Dr. Tina Martimianakis
Topic: Breaking the huddle: When does professional expertise trump interprofessional collaboration?”
Date: Wednesday, May 15th, 2013
Time: 12:00pm to 1:30pm (Lunch will be served at DHCC)
Locations:
- Diamond Health Care Centre 2263 (Host site)
- LSC 1312
- MSB 107/li>
- RJH 120
- KGH 235/li>
- NHSC 9-374
- Alouette Room at Central City
- CSB V2-222
Abstract
Interprofessional practice and education is seen by policy makers, administrators and educators as a way to provide better patient care through collaboration, and shared problem solving. However, such collaboration can be fraught with politics related to how professionals perceive their role and the role of others on a team. Preliminary findings will be presented from a study exploring how discourses of collaboration find articulation through organizational practices in two academic health science centres. Given that collaboration is so widely promoted we are particularly interested in moments when the imperative to collaborate is ignored or resisted and the ways in which such dissent is enacted and rationalized. What prompts individual health professionals to assert authority about how a patient’s needs should be managed in the context of team interactions? When and how does the individual’s professional expertise trump expectations for collaborative practice? When do the imperatives of collaborative practice trump the concerns of individual professionals? The presentation will focus on our emergent understanding of ways in which organizational practices may encourage professional entrenchment and/or enable or hinder group identification and function specifically around issues related to information sharing, problem solving and knowledge-building.
Biography
Tina is appointed to the Department of Paediatrics as an Assistant Professor and directs the Office of Medical Education Scholarship which oversees efforts to enhance the capacity of faculty and residents to evolve a scholarly educational practice. She holds a Masters in Political Science, from Wilfrid Laurier University, a Masters in Education with a focus on health professional education and a Doctorate in Higher Education, both from the Ontario Institute for Studies in Education. Tina also completed a Fellowship in Medical Education at the Wilson Centre, Faculty of Medicine, University of Toronto.
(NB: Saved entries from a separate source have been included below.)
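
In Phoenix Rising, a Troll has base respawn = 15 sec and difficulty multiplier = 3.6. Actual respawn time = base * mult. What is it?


Respawn time = base * multiplier
= 15 * 3.6
= 54.0 seconds

54.0 seconds


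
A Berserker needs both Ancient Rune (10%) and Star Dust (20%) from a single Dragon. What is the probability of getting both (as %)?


For independent events, P(both) = P(A) * P(B)
= 10% * 20%
= 200 / 100 %
= 2.0%

2.0%


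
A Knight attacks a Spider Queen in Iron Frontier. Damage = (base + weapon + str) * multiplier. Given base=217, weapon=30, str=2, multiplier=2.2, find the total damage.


Sum base + weapon + str = 217 + 30 + 2 = 249
Multiply by 2.2:
249 * 2.2 = 547.8

547.8 damage


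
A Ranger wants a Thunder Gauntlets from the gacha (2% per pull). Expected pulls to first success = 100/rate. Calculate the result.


Expected pulls for a geometric distribution = 1/p = 100 / rate%
= 100 / 2
= 50.0

50.0 pulls


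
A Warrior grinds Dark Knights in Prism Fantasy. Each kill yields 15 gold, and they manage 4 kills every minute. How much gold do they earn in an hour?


Gold per minute = 15 * 4 = 60
Gold per hour = 60 * 60 = 3600

3600 gold/hour


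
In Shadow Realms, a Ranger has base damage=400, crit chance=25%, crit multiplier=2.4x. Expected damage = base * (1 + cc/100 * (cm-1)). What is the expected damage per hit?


E[dmg] = base * (1 + crit_chance * (crit_mult - 1))
cc as decimal = 25/100 = 0.25
cm - 1 = 2.4 - 1 = 1.4
Bonus factor = 0.25 * 1.4 = 0.35
Total multiplier = 1 + 0.35 = 1.35
Expected damage = 400 * 1.35 = 540.00

540.00 damage


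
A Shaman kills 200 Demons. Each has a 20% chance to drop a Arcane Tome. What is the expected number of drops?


Expected drops = kills * (drop_rate / 100)
= 200 * (20 / 100)
= 200 * 0.2
= 40.0

40.0 drops


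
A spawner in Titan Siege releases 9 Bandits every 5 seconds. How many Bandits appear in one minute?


Spawns per minute = count * (60 / interval)
= 9 * (60 / 5)
= 9 * 12.0
= 108.0

108.0 per minute


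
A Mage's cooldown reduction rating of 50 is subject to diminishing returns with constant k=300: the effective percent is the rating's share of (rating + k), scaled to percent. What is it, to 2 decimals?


effective% = rating / (rating + k) * 100
= 50 / (50 + 300) * 100
= 50 / 350 * 100
= 0.142857 * 100
= 14.29%

14.29%


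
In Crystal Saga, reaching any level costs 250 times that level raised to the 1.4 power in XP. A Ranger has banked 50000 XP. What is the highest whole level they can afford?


XP = 250 * level^1.4, so level = (XP / 250)^(1/1.4)
= (50000 / 250)^(1/1.4)
= 200.0^0.7143
= 44.0142
Floor: level = 44

level 44


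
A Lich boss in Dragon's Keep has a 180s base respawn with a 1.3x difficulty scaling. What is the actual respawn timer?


Respawn time = base * multiplier
= 180 * 1.3
= 234.0 seconds

234.0 seconds


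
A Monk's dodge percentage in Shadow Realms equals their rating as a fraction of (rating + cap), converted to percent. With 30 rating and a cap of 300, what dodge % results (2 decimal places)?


dodge% = 30 / (30 + 300) * 100
= 30 / 330 * 100
= 0.090909 * 100
= 9.09%

9.09%


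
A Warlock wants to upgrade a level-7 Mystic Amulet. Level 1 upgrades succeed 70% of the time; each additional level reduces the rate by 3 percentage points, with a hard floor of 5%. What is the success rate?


raw_rate = 70 - 3 * (7 - 1)
= 70 - 3 * 6
= 70 - 18
= 52
Apply floor: max(52, 5) = 52%

52%


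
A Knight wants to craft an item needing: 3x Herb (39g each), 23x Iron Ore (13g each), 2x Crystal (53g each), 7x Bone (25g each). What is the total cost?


Cost breakdown:
  Herb: 3 * 39 = 117
  Iron Ore: 23 * 13 = 299
  Crystal: 2 * 53 = 106
  Bone: 7 * 25 = 175
Total = 117 + 299 + 106 + 175 = 697

697 gold


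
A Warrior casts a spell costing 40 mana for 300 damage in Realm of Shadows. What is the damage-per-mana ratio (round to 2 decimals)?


Efficiency = damage / mana
= 300 / 40
= 7.50

7.50 dmg/mana


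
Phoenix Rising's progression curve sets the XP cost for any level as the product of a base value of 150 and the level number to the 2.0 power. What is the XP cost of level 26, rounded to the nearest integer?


XP = 150 * level^2.0
Substitute level = 26:
XP = 150 * 26^2.0
= 150 * 676.0
= 101400

101400 XP


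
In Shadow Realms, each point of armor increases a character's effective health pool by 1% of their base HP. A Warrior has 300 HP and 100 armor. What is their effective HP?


EHP = 300 * (1 + 100/100)
= 300 * (1 + 1.0)
= 300 * 2.0
= 600.0

600.0 EHP


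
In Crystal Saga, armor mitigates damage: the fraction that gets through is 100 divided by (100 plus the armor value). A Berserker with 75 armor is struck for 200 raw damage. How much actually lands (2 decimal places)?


actual = 200 * 100 / (100 + 75)
= 200 * 100 / 175
= 20000 / 175
= 114.29

114.29 damage


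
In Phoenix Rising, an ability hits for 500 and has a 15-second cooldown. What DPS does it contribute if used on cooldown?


DPS = damage / cooldown
= 500 / 15
= 33.33

33.33 DPS


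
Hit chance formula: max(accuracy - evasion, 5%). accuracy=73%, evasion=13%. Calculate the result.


accuracy - evasion = 73 - 13 = 60
Apply floor: max(60, 5) = 60
Hit chance = 60%

60%


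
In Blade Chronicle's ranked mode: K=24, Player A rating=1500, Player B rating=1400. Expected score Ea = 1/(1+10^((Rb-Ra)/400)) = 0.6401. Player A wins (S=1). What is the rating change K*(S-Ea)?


Elo update: delta = K * (S - Ea), where S = 1 (wins)
S - Ea = 1 - 0.6401 = 0.3599
Rating change = 24 * 0.3599
= 8.64

8.64 rating points


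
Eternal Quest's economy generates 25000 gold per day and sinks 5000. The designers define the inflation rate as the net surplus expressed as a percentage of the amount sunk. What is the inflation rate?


Net gold = 25000 - 5000 = 20000
Inflation rate = net / sunk * 100 = 20000 / 5000 * 100
= 4.0 * 100
= 400.00%

400.00%


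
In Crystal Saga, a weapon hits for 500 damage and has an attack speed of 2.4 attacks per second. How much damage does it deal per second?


DPS = damage * attack_speed
= 500 * 2.4
= 1200.0

1200.0 DPS


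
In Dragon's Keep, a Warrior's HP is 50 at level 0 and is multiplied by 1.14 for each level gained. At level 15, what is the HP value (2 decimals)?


value = base * growth^level
= 50 * 1.14^15
= 50 * 7.137938
= 356.90

356.90 HP


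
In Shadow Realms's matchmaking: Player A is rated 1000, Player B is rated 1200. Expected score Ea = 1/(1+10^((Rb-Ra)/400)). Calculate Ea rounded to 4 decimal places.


Elo expected score: Ea = 1/(1 + 10^((Rb-Ra)/400))
Rb - Ra = 1200 - 1000 = 200
(Rb-Ra)/400 = 200/400 = 0.5
10^0.5 = 3.162278
Ea = 1/(1 + 3.162278) = 1/4.162278 = 0.2403

0.2403


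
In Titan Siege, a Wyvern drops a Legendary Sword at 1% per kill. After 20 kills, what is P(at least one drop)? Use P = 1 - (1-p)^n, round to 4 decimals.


P(at least one) = 1 - P(none) = 1 - (1-p)^n
p = 1/100 = 0.01
1 - p = 0.99
(1 - p)^20 = 0.99^20 = 0.817907
P(at least one) = 1 - 0.817907 = 0.1821

0.1821


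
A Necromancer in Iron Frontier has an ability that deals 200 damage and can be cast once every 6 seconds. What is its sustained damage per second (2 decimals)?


DPS = damage / cooldown
= 200 / 6
= 33.33

33.33 DPS


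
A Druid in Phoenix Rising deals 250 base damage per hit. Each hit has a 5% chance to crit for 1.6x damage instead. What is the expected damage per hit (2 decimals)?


E[dmg] = base * (1 + crit_chance * (crit_mult - 1))
cc as decimal = 5/100 = 0.05
cm - 1 = 1.6 - 1 = 0.6
Bonus factor = 0.05 * 0.6 = 0.03
Total multiplier = 1 + 0.03 = 1.03
Expected damage = 250 * 1.03 = 257.50

257.50 damage


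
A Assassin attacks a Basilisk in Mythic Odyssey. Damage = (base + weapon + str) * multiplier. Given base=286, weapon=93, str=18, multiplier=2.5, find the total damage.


Sum base + weapon + str = 286 + 93 + 18 = 397
Multiply by 2.5:
397 * 2.5 = 992.5

992.5 damage


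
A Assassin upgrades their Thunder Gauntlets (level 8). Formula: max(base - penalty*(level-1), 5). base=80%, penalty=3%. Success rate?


raw_rate = 80 - 3 * (8 - 1)
= 80 - 3 * 7
= 80 - 21
= 59
Apply floor: max(59, 5) = 59%

59%


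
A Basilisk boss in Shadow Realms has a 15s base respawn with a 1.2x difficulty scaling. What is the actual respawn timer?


Respawn time = base * multiplier
= 15 * 1.2
= 18.0 seconds

18.0 seconds


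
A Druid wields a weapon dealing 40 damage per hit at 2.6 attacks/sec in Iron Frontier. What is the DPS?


DPS = damage * attack_speed
= 40 * 2.6
= 104.0

104.0 DPS


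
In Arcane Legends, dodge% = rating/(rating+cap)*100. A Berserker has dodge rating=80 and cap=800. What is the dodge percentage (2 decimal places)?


dodge% = 80 / (80 + 800) * 100
= 80 / 880 * 100
= 0.090909 * 100
= 9.09%

9.09%


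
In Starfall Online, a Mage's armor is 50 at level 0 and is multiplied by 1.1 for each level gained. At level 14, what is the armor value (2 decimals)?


value = base * growth^level
= 50 * 1.1^14
= 50 * 3.797498
= 189.87

189.87 armor


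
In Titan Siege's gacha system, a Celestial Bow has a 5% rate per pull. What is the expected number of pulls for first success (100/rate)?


Expected pulls for a geometric distribution = 1/p = 100 / rate%
= 100 / 5
= 20.0

20.0 pulls


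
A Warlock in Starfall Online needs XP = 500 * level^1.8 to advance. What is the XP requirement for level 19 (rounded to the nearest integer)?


XP = 500 * level^1.8
Substitute level = 19:
XP = 500 * 19^1.8
= 500 * 200.3348
= 100167

100167 XP


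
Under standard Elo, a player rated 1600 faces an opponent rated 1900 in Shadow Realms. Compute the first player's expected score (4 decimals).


Elo expected score: Ea = 1/(1 + 10^((Rb-Ra)/400))
Rb - Ra = 1900 - 1600 = 300
(Rb-Ra)/400 = 300/400 = 0.75
10^0.75 = 5.623413
Ea = 1/(1 + 5.623413) = 1/6.623413 = 0.1510

0.1510


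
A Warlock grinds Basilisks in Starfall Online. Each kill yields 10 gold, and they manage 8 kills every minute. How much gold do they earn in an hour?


Gold per minute = 10 * 8 = 80
Gold per hour = 80 * 60 = 4800

4800 gold/hour


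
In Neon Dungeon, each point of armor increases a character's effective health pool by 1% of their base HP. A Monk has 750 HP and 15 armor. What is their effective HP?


EHP = 750 * (1 + 15/100)
= 750 * (1 + 0.15)
= 750 * 1.15
= 862.5

862.5 EHP


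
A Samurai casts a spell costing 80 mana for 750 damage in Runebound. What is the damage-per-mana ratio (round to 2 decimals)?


Efficiency = damage / mana
= 750 / 80
= 9.38

9.38 dmg/mana


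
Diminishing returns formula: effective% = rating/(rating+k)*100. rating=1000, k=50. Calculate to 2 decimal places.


effective% = rating / (rating + k) * 100
= 1000 / (1000 + 50) * 100
= 1000 / 1050 * 100
= 0.952381 * 100
= 95.24%

95.24%


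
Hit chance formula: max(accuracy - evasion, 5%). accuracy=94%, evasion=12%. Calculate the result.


accuracy - evasion = 94 - 12 = 82
Apply floor: max(82, 5) = 82
Hit chance = 82%

82%


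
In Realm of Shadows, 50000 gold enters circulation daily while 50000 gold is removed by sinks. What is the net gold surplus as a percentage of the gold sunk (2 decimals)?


Net gold = 50000 - 50000 = 0
Inflation rate = net / sunk * 100 = 0 / 50000 * 100
= 0.0 * 100
= 0.00%

0.00%


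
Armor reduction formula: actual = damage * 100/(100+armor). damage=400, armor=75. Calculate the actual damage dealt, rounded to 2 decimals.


actual = 400 * 100 / (100 + 75)
= 400 * 100 / 175
= 40000 / 175
= 228.57

228.57 damage


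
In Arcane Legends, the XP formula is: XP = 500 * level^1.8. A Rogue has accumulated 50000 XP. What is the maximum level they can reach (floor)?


XP = 500 * level^1.8, so level = (XP / 500)^(1/1.8)
= (50000 / 500)^(1/1.8)
= 100.0^0.5556
= 12.9155
Floor: level = 12

level 12


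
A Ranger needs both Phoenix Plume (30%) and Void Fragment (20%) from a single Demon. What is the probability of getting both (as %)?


For independent events, P(both) = P(A) * P(B)
= 30% * 20%
= 600 / 100 %
= 6.0%

6.0%


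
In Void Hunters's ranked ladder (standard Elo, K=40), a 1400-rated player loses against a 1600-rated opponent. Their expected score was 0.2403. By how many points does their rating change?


Elo update: delta = K * (S - Ea), where S = 0 (loses)
S - Ea = 0 - 0.2403 = -0.2403
Rating change = 40 * -0.2403
= -9.61

-9.61 rating points


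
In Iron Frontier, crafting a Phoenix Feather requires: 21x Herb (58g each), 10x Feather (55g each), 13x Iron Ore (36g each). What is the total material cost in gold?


Cost breakdown:
  Herb: 21 * 58 = 1218
  Feather: 10 * 55 = 550
  Iron Ore: 13 * 36 = 468
Total = 1218 + 550 + 468 = 2236

2236 gold


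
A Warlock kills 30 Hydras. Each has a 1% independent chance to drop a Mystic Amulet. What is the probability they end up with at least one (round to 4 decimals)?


P(at least one) = 1 - P(none) = 1 - (1-p)^n
p = 1/100 = 0.01
1 - p = 0.99
(1 - p)^30 = 0.99^30 = 0.739700
P(at least one) = 1 - 0.739700 = 0.2603

0.2603


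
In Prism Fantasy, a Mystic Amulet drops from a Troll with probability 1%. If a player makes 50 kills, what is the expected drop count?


Expected drops = kills * (drop_rate / 100)
= 50 * (1 / 100)
= 50 * 0.01
= 0.5

0.5 drops


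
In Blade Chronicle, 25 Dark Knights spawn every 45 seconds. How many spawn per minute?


Spawns per minute = count * (60 / interval)
= 25 * (60 / 45)
= 25 * 1.3333
= 33.33

33.33 per minute


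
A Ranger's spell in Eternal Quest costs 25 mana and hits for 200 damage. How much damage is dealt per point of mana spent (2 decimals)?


Efficiency = damage / mana
= 200 / 25
= 8.00

8.00 dmg/mana


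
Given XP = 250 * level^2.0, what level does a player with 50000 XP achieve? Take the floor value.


XP = 250 * level^2.0, so level = (XP / 250)^(1/2.0)
= (50000 / 250)^(1/2.0)
= 200.0^0.5
= 14.1421
Floor: level = 14

level 14


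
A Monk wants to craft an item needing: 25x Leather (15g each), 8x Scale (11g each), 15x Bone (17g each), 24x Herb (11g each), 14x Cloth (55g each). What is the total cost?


Cost breakdown:
  Leather: 25 * 15 = 375
  Scale: 8 * 11 = 88
  Bone: 15 * 17 = 255
  Herb: 24 * 11 = 264
  Cloth: 14 * 55 = 770
Total = 375 + 88 + 255 + 264 + 770 = 1752

1752 gold


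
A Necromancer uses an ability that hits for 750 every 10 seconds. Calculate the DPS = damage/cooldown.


DPS = damage / cooldown
= 750 / 10
= 75.00

75.00 DPS


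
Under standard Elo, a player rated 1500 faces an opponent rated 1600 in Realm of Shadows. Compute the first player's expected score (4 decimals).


Elo expected score: Ea = 1/(1 + 10^((Rb-Ra)/400))
Rb - Ra = 1600 - 1500 = 100
(Rb-Ra)/400 = 100/400 = 0.25
10^0.25 = 1.778279
Ea = 1/(1 + 1.778279) = 1/2.778279 = 0.3599

0.3599


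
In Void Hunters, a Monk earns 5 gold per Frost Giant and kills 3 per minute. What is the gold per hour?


Gold per minute = 5 * 3 = 15
Gold per hour = 15 * 60 = 900

900 gold/hour


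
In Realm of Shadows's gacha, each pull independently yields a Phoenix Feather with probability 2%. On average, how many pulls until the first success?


Expected pulls for a geometric distribution = 1/p = 100 / rate%
= 100 / 2
= 50.0

50.0 pulls


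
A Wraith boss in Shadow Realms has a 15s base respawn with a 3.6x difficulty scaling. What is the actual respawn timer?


Respawn time = base * multiplier
= 15 * 3.6
= 54.0 seconds

54.0 seconds


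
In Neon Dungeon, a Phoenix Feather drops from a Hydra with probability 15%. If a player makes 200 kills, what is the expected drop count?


Expected drops = kills * (drop_rate / 100)
= 200 * (15 / 100)
= 200 * 0.15
= 30.0

30.0 drops


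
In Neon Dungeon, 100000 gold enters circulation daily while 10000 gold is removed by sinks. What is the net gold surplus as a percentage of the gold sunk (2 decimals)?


Net gold = 100000 - 10000 = 90000
Inflation rate = net / sunk * 100 = 90000 / 10000 * 100
= 9.0 * 100
= 900.00%

900.00%


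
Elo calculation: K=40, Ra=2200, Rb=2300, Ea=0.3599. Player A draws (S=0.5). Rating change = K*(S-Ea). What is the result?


Elo update: delta = K * (S - Ea), where S = 0.5 (draws)
S - Ea = 0.5 - 0.3599 = 0.1401
Rating change = 40 * 0.1401
= 5.60

5.60 rating points


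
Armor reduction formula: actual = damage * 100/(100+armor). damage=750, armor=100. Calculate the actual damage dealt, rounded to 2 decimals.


actual = 750 * 100 / (100 + 100)
= 750 * 100 / 200
= 75000 / 200
= 375.00

375.00 damage


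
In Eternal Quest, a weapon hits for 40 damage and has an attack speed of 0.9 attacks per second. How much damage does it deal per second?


DPS = damage * attack_speed
= 40 * 0.9
= 36.0

36.0 DPS


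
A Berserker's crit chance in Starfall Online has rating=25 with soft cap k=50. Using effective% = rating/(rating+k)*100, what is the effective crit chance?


effective% = rating / (rating + k) * 100
= 25 / (25 + 50) * 100
= 25 / 75 * 100
= 0.333333 * 100
= 33.33%

33.33%


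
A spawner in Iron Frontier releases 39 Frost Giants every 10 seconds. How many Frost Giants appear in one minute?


Spawns per minute = count * (60 / interval)
= 39 * (60 / 10)
= 39 * 6.0
= 234.0

234.0 per minute


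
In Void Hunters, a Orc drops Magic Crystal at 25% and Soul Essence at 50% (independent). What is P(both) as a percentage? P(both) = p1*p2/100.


For independent events, P(both) = P(A) * P(B)
= 25% * 50%
= 1250 / 100 %
= 12.5%

12.5%


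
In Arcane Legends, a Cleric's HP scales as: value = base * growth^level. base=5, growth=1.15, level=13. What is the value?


value = base * growth^level
= 5 * 1.15^13
= 5 * 6.152788
= 30.76

30.76 HP


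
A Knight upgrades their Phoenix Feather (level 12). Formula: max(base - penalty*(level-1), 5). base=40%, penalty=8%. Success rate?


raw_rate = 40 - 8 * (12 - 1)
= 40 - 8 * 11
= 40 - 88
= -48
Apply floor: max(-48, 5) = 5%

5%


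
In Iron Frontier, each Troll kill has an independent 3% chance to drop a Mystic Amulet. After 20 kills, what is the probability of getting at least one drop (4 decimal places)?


P(at least one) = 1 - P(none) = 1 - (1-p)^n
p = 3/100 = 0.03
1 - p = 0.97
(1 - p)^20 = 0.97^20 = 0.543794
P(at least one) = 1 - 0.543794 = 0.4562

0.4562


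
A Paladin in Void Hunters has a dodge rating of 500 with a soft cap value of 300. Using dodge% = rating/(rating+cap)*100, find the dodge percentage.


dodge% = 500 / (500 + 300) * 100
= 500 / 800 * 100
= 0.625 * 100
= 62.50%

62.50%


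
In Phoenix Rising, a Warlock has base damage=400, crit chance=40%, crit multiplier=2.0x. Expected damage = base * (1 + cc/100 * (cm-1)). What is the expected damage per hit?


E[dmg] = base * (1 + crit_chance * (crit_mult - 1))
cc as decimal = 40/100 = 0.4
cm - 1 = 2.0 - 1 = 1.0
Bonus factor = 0.4 * 1.0 = 0.4
Total multiplier = 1 + 0.4 = 1.4
Expected damage = 400 * 1.4 = 560.00

560.00 damage


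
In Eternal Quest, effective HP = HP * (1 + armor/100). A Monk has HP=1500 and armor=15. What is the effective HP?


EHP = 1500 * (1 + 15/100)
= 1500 * (1 + 0.15)
= 1500 * 1.15
= 1725.0

1725.0 EHP


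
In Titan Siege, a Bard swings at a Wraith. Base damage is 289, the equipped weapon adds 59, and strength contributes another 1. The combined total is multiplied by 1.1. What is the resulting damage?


Sum base + weapon + str = 289 + 59 + 1 = 349
Multiply by 1.1:
349 * 1.1 = 383.9

383.9 damage


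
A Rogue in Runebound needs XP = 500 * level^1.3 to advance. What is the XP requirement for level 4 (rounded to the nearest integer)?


XP = 500 * level^1.3
Substitute level = 4:
XP = 500 * 4^1.3
= 500 * 6.0629
= 3031

3031 XP


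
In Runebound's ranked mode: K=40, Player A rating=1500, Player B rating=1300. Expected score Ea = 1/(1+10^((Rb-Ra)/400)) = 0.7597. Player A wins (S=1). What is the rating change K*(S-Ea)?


Elo update: delta = K * (S - Ea), where S = 1 (wins)
S - Ea = 1 - 0.7597 = 0.2403
Rating change = 40 * 0.2403
= 9.61

9.61 rating points


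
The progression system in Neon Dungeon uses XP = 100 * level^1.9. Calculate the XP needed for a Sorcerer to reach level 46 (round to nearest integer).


XP = 100 * level^1.9
Substitute level = 46:
XP = 100 * 46^1.9
= 100 * 1442.9121
= 144291

144291 XP


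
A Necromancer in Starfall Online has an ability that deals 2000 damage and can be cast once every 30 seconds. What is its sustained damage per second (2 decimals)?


DPS = damage / cooldown
= 2000 / 30
= 66.67

66.67 DPS


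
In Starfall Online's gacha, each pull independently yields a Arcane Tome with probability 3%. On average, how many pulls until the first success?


Expected pulls for a geometric distribution = 1/p = 100 / rate%
= 100 / 3
= 33.33

33.33 pulls


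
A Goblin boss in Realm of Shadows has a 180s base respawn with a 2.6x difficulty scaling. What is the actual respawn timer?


Respawn time = base * multiplier
= 180 * 2.6
= 468.0 seconds

468.0 seconds


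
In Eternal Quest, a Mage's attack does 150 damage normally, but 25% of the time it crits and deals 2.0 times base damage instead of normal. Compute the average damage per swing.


E[dmg] = base * (1 + crit_chance * (crit_mult - 1))
cc as decimal = 25/100 = 0.25
cm - 1 = 2.0 - 1 = 1.0
Bonus factor = 0.25 * 1.0 = 0.25
Total multiplier = 1 + 0.25 = 1.25
Expected damage = 150 * 1.25 = 187.50

187.50 damage


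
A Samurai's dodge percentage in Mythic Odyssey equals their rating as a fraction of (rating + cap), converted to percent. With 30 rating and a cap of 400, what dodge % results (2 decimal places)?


dodge% = 30 / (30 + 400) * 100
= 30 / 430 * 100
= 0.069767 * 100
= 6.98%

6.98%


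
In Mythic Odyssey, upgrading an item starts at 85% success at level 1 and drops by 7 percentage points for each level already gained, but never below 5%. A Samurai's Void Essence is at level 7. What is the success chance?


raw_rate = 85 - 7 * (7 - 1)
= 85 - 7 * 6
= 85 - 42
= 43
Apply floor: max(43, 5) = 43%

43%


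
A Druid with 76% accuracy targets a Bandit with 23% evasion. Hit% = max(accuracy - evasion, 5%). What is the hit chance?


accuracy - evasion = 76 - 23 = 53
Apply floor: max(53, 5) = 53
Hit chance = 53%

53%


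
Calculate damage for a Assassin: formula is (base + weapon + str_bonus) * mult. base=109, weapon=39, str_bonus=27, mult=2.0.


Sum base + weapon + str = 109 + 39 + 27 = 175
Multiply by 2.0:
175 * 2.0 = 350.0

350.0 damage


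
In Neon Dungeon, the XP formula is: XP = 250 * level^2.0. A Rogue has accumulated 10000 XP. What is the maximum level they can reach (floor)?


XP = 250 * level^2.0, so level = (XP / 250)^(1/2.0)
= (10000 / 250)^(1/2.0)
= 40.0^0.5
= 6.3246
Floor: level = 6

level 6


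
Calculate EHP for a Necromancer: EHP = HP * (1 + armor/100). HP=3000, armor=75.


EHP = 3000 * (1 + 75/100)
= 3000 * (1 + 0.75)
= 3000 * 1.75
= 5250.0

5250.0 EHP


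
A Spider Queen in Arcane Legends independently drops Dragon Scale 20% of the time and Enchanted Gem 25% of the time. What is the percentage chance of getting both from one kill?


For independent events, P(both) = P(A) * P(B)
= 20% * 25%
= 500 / 100 %
= 5.0%

5.0%


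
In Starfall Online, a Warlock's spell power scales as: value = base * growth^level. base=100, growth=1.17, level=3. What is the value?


value = base * growth^level
= 100 * 1.17^3
= 100 * 1.601613
= 160.16

160.16 spell power


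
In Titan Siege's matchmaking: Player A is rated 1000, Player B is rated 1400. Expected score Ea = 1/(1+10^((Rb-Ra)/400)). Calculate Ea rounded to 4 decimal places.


Elo expected score: Ea = 1/(1 + 10^((Rb-Ra)/400))
Rb - Ra = 1400 - 1000 = 400
(Rb-Ra)/400 = 400/400 = 1.0
10^1.0 = 10.0
Ea = 1/(1 + 10.0) = 1/11.0 = 0.0909

0.0909


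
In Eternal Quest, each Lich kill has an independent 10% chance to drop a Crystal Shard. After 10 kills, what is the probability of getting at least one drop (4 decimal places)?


P(at least one) = 1 - P(none) = 1 - (1-p)^n
p = 10/100 = 0.1
1 - p = 0.9
(1 - p)^10 = 0.9^10 = 0.348678
P(at least one) = 1 - 0.348678 = 0.6513

0.6513


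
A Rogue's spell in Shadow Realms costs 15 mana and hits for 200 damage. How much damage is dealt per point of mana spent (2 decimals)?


Efficiency = damage / mana
= 200 / 15
= 13.33

13.33 dmg/mana


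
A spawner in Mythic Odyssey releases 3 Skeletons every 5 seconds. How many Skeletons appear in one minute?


Spawns per minute = count * (60 / interval)
= 3 * (60 / 5)
= 3 * 12.0
= 36.0

36.0 per minute


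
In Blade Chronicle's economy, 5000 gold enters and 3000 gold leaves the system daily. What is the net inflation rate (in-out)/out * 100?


Net gold = 5000 - 3000 = 2000
Inflation rate = net / sunk * 100 = 2000 / 3000 * 100
= 0.666667 * 100
= 66.67%

66.67%


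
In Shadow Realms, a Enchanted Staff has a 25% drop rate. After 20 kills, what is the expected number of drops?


Expected drops = kills * (drop_rate / 100)
= 20 * (25 / 100)
= 20 * 0.25
= 5.0

5.0 drops


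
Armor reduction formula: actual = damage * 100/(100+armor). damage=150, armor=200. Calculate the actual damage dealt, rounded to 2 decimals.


actual = 150 * 100 / (100 + 200)
= 150 * 100 / 300
= 15000 / 300
= 50.00

50.00 damage


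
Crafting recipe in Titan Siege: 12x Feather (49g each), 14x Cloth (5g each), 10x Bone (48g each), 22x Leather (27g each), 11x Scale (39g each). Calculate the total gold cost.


Cost breakdown:
  Feather: 12 * 49 = 588
  Cloth: 14 * 5 = 70
  Bone: 10 * 48 = 480
  Leather: 22 * 27 = 594
  Scale: 11 * 39 = 429
Total = 588 + 70 + 480 + 594 + 429 = 2161

2161 gold


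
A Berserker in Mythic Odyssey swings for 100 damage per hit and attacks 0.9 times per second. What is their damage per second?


DPS = damage * attack_speed
= 100 * 0.9
= 90.0

90.0 DPS


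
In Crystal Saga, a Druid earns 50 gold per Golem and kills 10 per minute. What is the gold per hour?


Gold per minute = 50 * 10 = 500
Gold per hour = 500 * 60 = 30000

30000 gold/hour


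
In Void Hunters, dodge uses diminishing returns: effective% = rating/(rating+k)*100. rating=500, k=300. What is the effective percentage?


effective% = rating / (rating + k) * 100
= 500 / (500 + 300) * 100
= 500 / 800 * 100
= 0.625 * 100
= 62.50%

62.50%


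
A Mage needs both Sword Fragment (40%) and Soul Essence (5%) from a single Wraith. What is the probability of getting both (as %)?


For independent events, P(both) = P(A) * P(B)
= 40% * 5%
= 200 / 100 %
= 2.0%

2.0%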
Her research explores the intersection of governance and faculty experiences and draws from a combination of critical socio-political traditions. Theoretically she studies the material effects of discourse, particularly the ways in which professional identity is constructed through discursive relationships. Tina’s current research projects include the exploration of how discourses of collaboration relate to team dynamics and the effects these relationships have on team learning. This work is evolved in paediatric and adult emergency and acute care clinical contexts. She is also exploring how competing discourses of integration manifest at different levels of educational activity and studying the effects of globalization on the field of medical education more broadly.
Accreditation:
As an organization accredited to sponsor continuing medical education for physicians by the Committee on Accreditation of Canadian Medical Schools (CACMS), the UBC Division of Continuing Professional Development designates this educational program as meeting the accreditation criteria of the College of Family Physicians of Canada for up to 1.5 Mainpro-M1 credits (per session). This program has been reviewed and approved by UBC Division of Continuing Professional Development. Each physician should claim only those credits he/she actually spent in the activity.
Accreditation Statement:
The CHES Research Rounds is a self-approved group learning activity (Section 1) as defined by the Maintenance of Certification program of the Royal College of Physicians and Surgeons of Canada.